Richard Noel Sedgley was born in 1951 and was admitted in 1978, practising as a sole practitioner in Bournemouth.

The Solicitors Disciplinary Tribunal (SDT) heard that between 15 February 2016 and 20 April 2016, Mr Sedgley made 59 payments ranging from £1,000 to £90,000 from his firm’s client account to his personal account.

Though at times there were shortages on the client account, by 15 June 2016 all the money had been replaced. He made 35 payments the other way, mainly from his winnings but also from his personal funds.

Mr Sedgley said he had suffered two bereavements in a short period – the sudden death of a work colleague and the death of a close personal friend – and both funerals had taken place in the week before the first withdrawal from client account. Witnesses said his gambling had been out of character.

The ruling recorded: “The respondent [Mr Sedgley] told the tribunal that through counselling he had come to understand that, after a build-up of work pressures and personal grief, he had ‘pushed the “sod it button”’. The respondent told the tribunal that he could not say he addressed the rights and wrongs of his actions; he had been acting in a kamikaze way.”
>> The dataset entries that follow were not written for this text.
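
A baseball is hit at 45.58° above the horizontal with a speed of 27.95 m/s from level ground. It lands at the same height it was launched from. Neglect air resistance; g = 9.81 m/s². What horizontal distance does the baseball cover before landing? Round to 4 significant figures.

79.62 m

Components: v_x = 27.95 cos 45.58° = 19.563 m/s, v_y = 27.95 sin 45.58° = 19.963 m/s.
Time of flight (same landing height): t = 2 v_y / g = 2 × 19.963 / 9.81 = 4.0699 s.
Range: R = v_x · t = 19.563 × 4.0699 = 79.62 m.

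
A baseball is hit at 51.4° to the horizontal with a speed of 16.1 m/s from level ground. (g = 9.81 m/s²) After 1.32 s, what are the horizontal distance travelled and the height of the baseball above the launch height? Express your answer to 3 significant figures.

v_x = 16.1 cos 51.4° = 10.04 m/s; v_y0 = 16.1 sin 51.4° = 12.58 m/s.
x = v_x t = 10.04 × 1.32 = 13.3 m.
y = v_y0 t − ½ g t² = 12.58×1.32 − 4.905×1.32² = 8.06 m.

x = 13.3 m, y = 8.06 m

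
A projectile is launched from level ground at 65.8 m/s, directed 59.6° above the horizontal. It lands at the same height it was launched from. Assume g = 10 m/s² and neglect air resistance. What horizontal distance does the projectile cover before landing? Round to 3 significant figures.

For level ground, R = v₀² sin(2θ) / g.
sin(2 × 59.6°) = sin 119.2° = 0.8729.
R = (65.8)² × 0.8729 / 10 = 378 m.

378 m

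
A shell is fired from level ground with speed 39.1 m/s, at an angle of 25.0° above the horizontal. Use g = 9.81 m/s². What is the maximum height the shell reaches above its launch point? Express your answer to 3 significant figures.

Vertical component of launch velocity: v_y = 39.1 sin 25.0° = 16.52 m/s.
At the highest point the vertical velocity is zero, so v_y² = 2 g h_max.
h_max = (16.52)² / (2 × 9.81) = 272.9 / 19.62 = 13.9 m.

13.9 m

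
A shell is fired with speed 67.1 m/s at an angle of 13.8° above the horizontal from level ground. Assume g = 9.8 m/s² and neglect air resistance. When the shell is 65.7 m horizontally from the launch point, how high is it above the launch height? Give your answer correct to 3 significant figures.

v_x = 67.1 cos 13.8° = 65.16 m/s, v_y0 = 67.1 sin 13.8° = 16.01 m/s.
Time to reach x = 65.7 m: t = x / v_x = 65.7 / 65.16 = 1.008 s.
y = v_y0 t − ½ g t² = 16.01×1.008 − 4.900×1.008² = 11.2 m.

11.2 m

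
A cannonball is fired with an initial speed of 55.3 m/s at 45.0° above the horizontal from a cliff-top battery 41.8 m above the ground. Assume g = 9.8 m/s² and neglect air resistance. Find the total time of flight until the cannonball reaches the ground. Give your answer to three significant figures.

8.93 s

Vertical component: v_y = 55.3 sin 45.0° = 39.10 m/s.
Taking up as positive with launch at y = 41.8 m, landing at y = 0: 0 = 41.8 + 39.10 t − ½(9.8) t².
Solving 4.900 t² − 39.10 t − 41.8 = 0 gives t = [39.10 + √(39.10² + 4·4.900·41.8)] / 9.800 = 8.93 s.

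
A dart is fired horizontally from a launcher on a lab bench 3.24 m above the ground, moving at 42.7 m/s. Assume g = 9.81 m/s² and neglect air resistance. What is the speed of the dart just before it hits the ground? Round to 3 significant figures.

Fall time: t = √(2 × 3.24 / 9.81) = 0.8127 s.
At impact: v_x = 42.7 m/s (unchanged), v_y = g t = 9.81 × 0.8127 = 7.973 m/s.
Speed = √(v_x² + v_y²) = √(1823 + 63.57) = 43.4 m/s.

43.4 m/s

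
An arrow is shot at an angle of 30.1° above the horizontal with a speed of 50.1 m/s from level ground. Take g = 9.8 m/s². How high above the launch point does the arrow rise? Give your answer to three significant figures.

Vertical component of launch velocity: v_y = 50.1 sin 30.1° = 25.13 m/s.
At the highest point the vertical velocity is zero, so v_y² = 2 g h_max.
h_max = (25.13)² / (2 × 9.8) = 631.5 / 19.60 = 32.2 m.

32.2 m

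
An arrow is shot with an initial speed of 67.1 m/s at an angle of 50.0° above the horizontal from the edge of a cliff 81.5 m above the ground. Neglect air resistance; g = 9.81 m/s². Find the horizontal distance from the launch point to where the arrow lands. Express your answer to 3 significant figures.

512 m

Components: v_x = 67.1 cos 50.0° = 43.13 m/s, v_y = 67.1 sin 50.0° = 51.40 m/s.
Vertical: 0 = 81.5 + 51.40 t − ½(9.81) t² ⇒ 4.905 t² − 51.40 t − 81.5 = 0.
t = [51.40 + √(2642 + 1599)] / 9.810 = 11.88 s.
Horizontal: R = v_x · t = 43.13 × 11.88 = 512 m.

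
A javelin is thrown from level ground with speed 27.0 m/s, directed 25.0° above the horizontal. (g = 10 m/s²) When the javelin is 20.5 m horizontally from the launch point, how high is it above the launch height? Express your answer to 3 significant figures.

6.05 m

v_x = 27.0 cos 25.0° = 24.47 m/s, v_y0 = 27.0 sin 25.0° = 11.41 m/s.
Time to reach x = 20.5 m: t = x / v_x = 20.5 / 24.47 = 0.8378 s.
y = v_y0 t − ½ g t² = 11.41×0.8378 − 5.000×0.8378² = 6.05 m.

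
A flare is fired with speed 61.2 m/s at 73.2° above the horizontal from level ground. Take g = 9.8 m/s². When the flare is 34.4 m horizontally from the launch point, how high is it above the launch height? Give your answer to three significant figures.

95.4 m

v_x = 61.2 cos 73.2° = 17.69 m/s, v_y0 = 61.2 sin 73.2° = 58.59 m/s.
Time to reach x = 34.4 m: t = x / v_x = 34.4 / 17.69 = 1.945 s.
y = v_y0 t − ½ g t² = 58.59×1.945 − 4.900×1.945² = 95.4 m.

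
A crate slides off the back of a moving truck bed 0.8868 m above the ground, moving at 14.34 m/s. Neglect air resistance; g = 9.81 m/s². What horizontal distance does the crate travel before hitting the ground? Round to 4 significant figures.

6.097 m

Initial vertical velocity is zero, so the fall time comes from h = ½ g t²: t = √(2 × 0.8868 / 9.81) = 0.42520 s.
Horizontal motion is uniform at 14.34 m/s, so x = 14.34 × 0.42520 = 6.097 m.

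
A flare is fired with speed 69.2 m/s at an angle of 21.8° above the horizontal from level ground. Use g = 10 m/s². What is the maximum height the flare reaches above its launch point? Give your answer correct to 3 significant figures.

Vertical component of launch velocity: v_y = 69.2 sin 21.8° = 25.70 m/s.
At the highest point the vertical velocity is zero, so v_y² = 2 g h_max.
h_max = (25.70)² / (2 × 10) = 660.5 / 20.00 = 33.0 m.

33.0 m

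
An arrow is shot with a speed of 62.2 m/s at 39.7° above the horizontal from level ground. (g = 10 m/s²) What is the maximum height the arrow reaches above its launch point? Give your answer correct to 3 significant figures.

Vertical component of launch velocity: v_y = 62.2 sin 39.7° = 39.73 m/s.
At the highest point the vertical velocity is zero, so v_y² = 2 g h_max.
h_max = (39.73)² / (2 × 10) = 1578 / 20.00 = 78.9 m.

78.9 m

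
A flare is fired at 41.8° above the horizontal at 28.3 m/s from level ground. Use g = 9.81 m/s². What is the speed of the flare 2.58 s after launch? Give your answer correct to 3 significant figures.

22.1 m/s

v_x = 28.3 cos 41.8° = 21.10 m/s (constant).
v_y(t) = 28.3 sin 41.8° − g t = 18.86 − 9.81 × 2.58 = -6.450 m/s.
Speed = √(v_x² + v_y²) = √(445.2 + 41.60) = 22.1 m/s.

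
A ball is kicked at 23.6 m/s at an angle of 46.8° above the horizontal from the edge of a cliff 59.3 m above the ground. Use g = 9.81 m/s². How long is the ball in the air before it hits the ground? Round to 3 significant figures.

5.65 s

Vertical component: v_y = 23.6 sin 46.8° = 17.20 m/s.
Taking up as positive with launch at y = 59.3 m, landing at y = 0: 0 = 59.3 + 17.20 t − ½(9.81) t².
Solving 4.905 t² − 17.20 t − 59.3 = 0 gives t = [17.20 + √(17.20² + 4·4.905·59.3)] / 9.810 = 5.65 s.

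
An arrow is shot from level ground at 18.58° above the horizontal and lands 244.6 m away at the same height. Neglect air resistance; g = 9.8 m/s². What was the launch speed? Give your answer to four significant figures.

On level ground, R = v₀² sin(2θ) / g, so v₀ = √(R g / sin 2θ).
sin(2 × 18.58°) = 0.6040.
v₀ = √(244.6 × 9.8 / 0.6040) = √3968.7 = 63.00 m/s.

63.00 m/s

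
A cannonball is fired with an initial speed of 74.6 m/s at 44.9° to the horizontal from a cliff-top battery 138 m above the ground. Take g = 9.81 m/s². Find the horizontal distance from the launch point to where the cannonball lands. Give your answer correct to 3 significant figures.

682 m

Components: v_x = 74.6 cos 44.9° = 52.84 m/s, v_y = 74.6 sin 44.9° = 52.66 m/s.
Vertical: 0 = 138 + 52.66 t − ½(9.81) t² ⇒ 4.905 t² − 52.66 t − 138 = 0.
t = [52.66 + √(2773 + 2708)] / 9.810 = 12.91 s.
Horizontal: R = v_x · t = 52.84 × 12.91 = 682 m.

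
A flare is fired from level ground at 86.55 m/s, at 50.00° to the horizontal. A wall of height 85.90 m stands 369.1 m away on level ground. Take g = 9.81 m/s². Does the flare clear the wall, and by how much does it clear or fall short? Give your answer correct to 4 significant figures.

v_x = 86.55 cos 50.00° = 55.633 m/s; v_y0 = 86.55 sin 50.00° = 66.301 m/s.
Time to reach the wall: t = 369.1 / 55.633 = 6.6346 s.
Height at that point: y = 66.301×6.6346 − 4.905×6.6346² = 223.97 m.
That is 223.97 − 85.90 = 138.1 m above the top of the wall, so the flare clears it.

Yes — it clears the wall by 138.1 m.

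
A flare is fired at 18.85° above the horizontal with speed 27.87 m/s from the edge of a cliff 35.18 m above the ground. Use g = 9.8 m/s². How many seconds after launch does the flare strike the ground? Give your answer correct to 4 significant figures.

3.751 s

Vertical component: v_y = 27.87 sin 18.85° = 9.0046 m/s.
Taking up as positive with launch at y = 35.18 m, landing at y = 0: 0 = 35.18 + 9.0046 t − ½(9.8) t².
Solving 4.900 t² − 9.0046 t − 35.18 = 0 gives t = [9.0046 + √(9.0046² + 4·4.900·35.18)] / 9.800 = 3.751 s.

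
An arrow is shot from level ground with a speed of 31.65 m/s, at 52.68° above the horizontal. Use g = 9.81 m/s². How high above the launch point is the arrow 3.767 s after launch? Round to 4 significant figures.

v_y0 = 31.65 sin 52.68° = 25.170 m/s.
y(t) = v_y0 t − ½ g t² = 25.170×3.767 − 4.905×3.767² = 25.21 m.

25.21 m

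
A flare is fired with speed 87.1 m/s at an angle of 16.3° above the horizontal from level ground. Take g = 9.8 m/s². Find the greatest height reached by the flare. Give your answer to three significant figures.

Vertical component of launch velocity: v_y = 87.1 sin 16.3° = 24.45 m/s.
At the highest point the vertical velocity is zero, so v_y² = 2 g h_max.
h_max = (24.45)² / (2 × 9.8) = 597.8 / 19.60 = 30.5 m.

30.5 m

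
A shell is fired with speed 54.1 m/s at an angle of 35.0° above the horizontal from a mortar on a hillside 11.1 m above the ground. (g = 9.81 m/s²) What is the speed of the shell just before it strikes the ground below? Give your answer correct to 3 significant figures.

v_x = 54.1 cos 35.0° = 44.32 m/s is unchanged throughout.
For the vertical component, v_y² = v_y0² + 2 g h = (31.03)² + 2×9.81×11.1 = 1181, so |v_y| = 34.37 m/s.
Impact speed = √(v_x² + v_y²) = √(1964 + 1181) = 56.1 m/s.

56.1 m/s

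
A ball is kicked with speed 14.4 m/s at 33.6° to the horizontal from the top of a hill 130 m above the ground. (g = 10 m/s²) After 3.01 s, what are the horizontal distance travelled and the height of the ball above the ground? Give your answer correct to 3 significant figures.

x = 36.1 m, y = 109 m

v_x = 14.4 cos 33.6° = 11.99 m/s; v_y0 = 14.4 sin 33.6° = 7.969 m/s.
x = v_x t = 11.99 × 3.01 = 36.1 m.
y = 130 + v_y0 t − ½ g t² = 109 m.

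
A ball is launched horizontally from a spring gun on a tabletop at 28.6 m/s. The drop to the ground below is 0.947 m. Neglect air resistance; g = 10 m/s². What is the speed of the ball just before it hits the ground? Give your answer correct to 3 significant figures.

Fall time: t = √(2 × 0.947 / 10) = 0.4352 s.
At impact: v_x = 28.6 m/s (unchanged), v_y = g t = 10 × 0.4352 = 4.352 m/s.
Speed = √(v_x² + v_y²) = √(818.0 + 18.94) = 28.9 m/s.

28.9 m/s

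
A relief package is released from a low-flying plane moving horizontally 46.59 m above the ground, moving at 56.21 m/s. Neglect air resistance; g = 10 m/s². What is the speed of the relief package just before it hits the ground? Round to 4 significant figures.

63.96 m/s

Fall time: t = √(2 × 46.59 / 10) = 3.0525 s.
At impact: v_x = 56.21 m/s (unchanged), v_y = g t = 10 × 3.0525 = 30.525 m/s.
Speed = √(v_x² + v_y²) = √(3159.6 + 931.78) = 63.96 m/s.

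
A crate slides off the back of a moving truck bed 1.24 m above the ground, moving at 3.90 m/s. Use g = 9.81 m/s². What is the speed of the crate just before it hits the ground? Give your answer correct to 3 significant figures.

6.29 m/s

Fall time: t = √(2 × 1.24 / 9.81) = 0.5028 s.
At impact: v_x = 3.90 m/s (unchanged), v_y = g t = 9.81 × 0.5028 = 4.932 m/s.
Speed = √(v_x² + v_y²) = √(15.21 + 24.32) = 6.29 m/s.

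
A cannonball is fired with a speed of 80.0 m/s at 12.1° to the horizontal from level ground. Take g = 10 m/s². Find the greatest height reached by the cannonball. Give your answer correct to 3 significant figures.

14.1 m

Vertical component of launch velocity: v_y = 80.0 sin 12.1° = 16.77 m/s.
At the highest point the vertical velocity is zero, so v_y² = 2 g h_max.
h_max = (16.77)² / (2 × 10) = 281.2 / 20.00 = 14.1 m.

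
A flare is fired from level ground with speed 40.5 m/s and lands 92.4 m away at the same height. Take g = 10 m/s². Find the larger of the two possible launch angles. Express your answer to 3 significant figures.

72.9°

Level-ground range: R = v₀² sin(2θ)/g ⇒ sin 2θ = R g / v₀² = 92.4×10/40.5² = 0.5633.
2θ = arcsin(0.5633) = 34.28° or 180° − 34.28° = 145.72°.
So θ = 17.1° or θ = 72.9°.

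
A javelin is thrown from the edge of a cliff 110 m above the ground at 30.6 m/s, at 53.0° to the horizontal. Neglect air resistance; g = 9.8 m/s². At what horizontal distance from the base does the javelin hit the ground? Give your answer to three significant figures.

Components: v_x = 30.6 cos 53.0° = 18.42 m/s, v_y = 30.6 sin 53.0° = 24.44 m/s.
Vertical: 0 = 110 + 24.44 t − ½(9.8) t² ⇒ 4.900 t² − 24.44 t − 110 = 0.
t = [24.44 + √(597.3 + 2156)] / 9.800 = 7.848 s.
Horizontal: R = v_x · t = 18.42 × 7.848 = 145 m.

145 m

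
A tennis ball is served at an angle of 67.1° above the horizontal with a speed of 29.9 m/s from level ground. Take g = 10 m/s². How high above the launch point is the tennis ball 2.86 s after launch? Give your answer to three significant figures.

v_y0 = 29.9 sin 67.1° = 27.54 m/s.
y(t) = v_y0 t − ½ g t² = 27.54×2.86 − 5.000×2.86² = 37.9 m.

37.9 m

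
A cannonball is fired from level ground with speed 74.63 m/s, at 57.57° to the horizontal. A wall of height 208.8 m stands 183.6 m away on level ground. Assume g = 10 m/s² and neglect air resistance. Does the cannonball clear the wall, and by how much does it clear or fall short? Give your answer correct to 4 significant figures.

v_x = 74.63 cos 57.57° = 40.022 m/s; v_y0 = 74.63 sin 57.57° = 62.991 m/s.
Time to reach the wall: t = 183.6 / 40.022 = 4.5875 s.
Height at that point: y = 62.991×4.5875 − 5.000×4.5875² = 183.75 m.
That is 208.8 − 183.75 = 25.05 m below the top of the wall, so the cannonball does not clear it.

No — it falls 25.05 m short of clearing the wall.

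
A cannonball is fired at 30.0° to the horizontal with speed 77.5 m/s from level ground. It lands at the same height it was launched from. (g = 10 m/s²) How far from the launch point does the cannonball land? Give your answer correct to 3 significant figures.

520 m

Components: v_x = 77.5 cos 30.0° = 67.12 m/s, v_y = 77.5 sin 30.0° = 38.75 m/s.
Time of flight (same landing height): t = 2 v_y / g = 2 × 38.75 / 10 = 7.750 s.
Range: R = v_x · t = 67.12 × 7.750 = 520 m.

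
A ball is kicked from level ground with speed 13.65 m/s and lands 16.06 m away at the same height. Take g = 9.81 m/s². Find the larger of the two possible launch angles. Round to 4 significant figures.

61.13°

Level-ground range: R = v₀² sin(2θ)/g ⇒ sin 2θ = R g / v₀² = 16.06×9.81/13.65² = 0.8456.
2θ = arcsin(0.8456) = 57.736° or 180° − 57.736° = 122.264°.
So θ = 28.87° or θ = 61.13°.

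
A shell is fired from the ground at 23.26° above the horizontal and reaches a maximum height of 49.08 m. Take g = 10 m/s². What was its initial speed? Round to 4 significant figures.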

He said he did not understand that what he was doing was wrong, because he had had no intention permanently to deprive clients of their money.

The test to find a solicitor dishonest involves both an objective element – “by the standards of reasonable and honest people” – and a subjective one, namely that the solicitor must have realised that by those standards his or her conduct was dishonest.

The SDT said: “Whilst the tribunal took into account the fact that the respondent’s behaviour in the relevant period was out of character, and considered carefully the difficult circumstances he faced at the time, it was forced to the irresistible conclusion that in making such a large number of transfers, totalling a staggering £1,204,000, from February to April 2016, the respondent’s conduct was dishonest by the ordinary standards of reasonable and honest people.

“Further, in taking steps to repay the money and keeping records of how much was owed when he knew the money belonged to his clients, and that he was not entitled to use that money, the respondent realised that his conduct was dishonest by those same standards.

“The respondent’s conduct showed conscious impropriety, over a period which was long enough to show a course of conduct.”

Though there had been no actual loss to clients, there had been “a real risk” at times during the period that Mr Sedgley would have been unable to repay the money he had used.

The SDT concluded: “Whilst it was to the respondent’s credit that he had repaid the sums he had misused and that the misconduct was within a short period in a long and good career, there were no exceptional circumstances such that any lesser sanction than striking off was appropriate.

“This was a sad case, as until this period of misconduct the respondent had been a good and honest solicitor. However, the maintenance of the reputation of the profession, as one whose members could be trusted to the ends of the earth, required that the respondent should be struck off the roll.”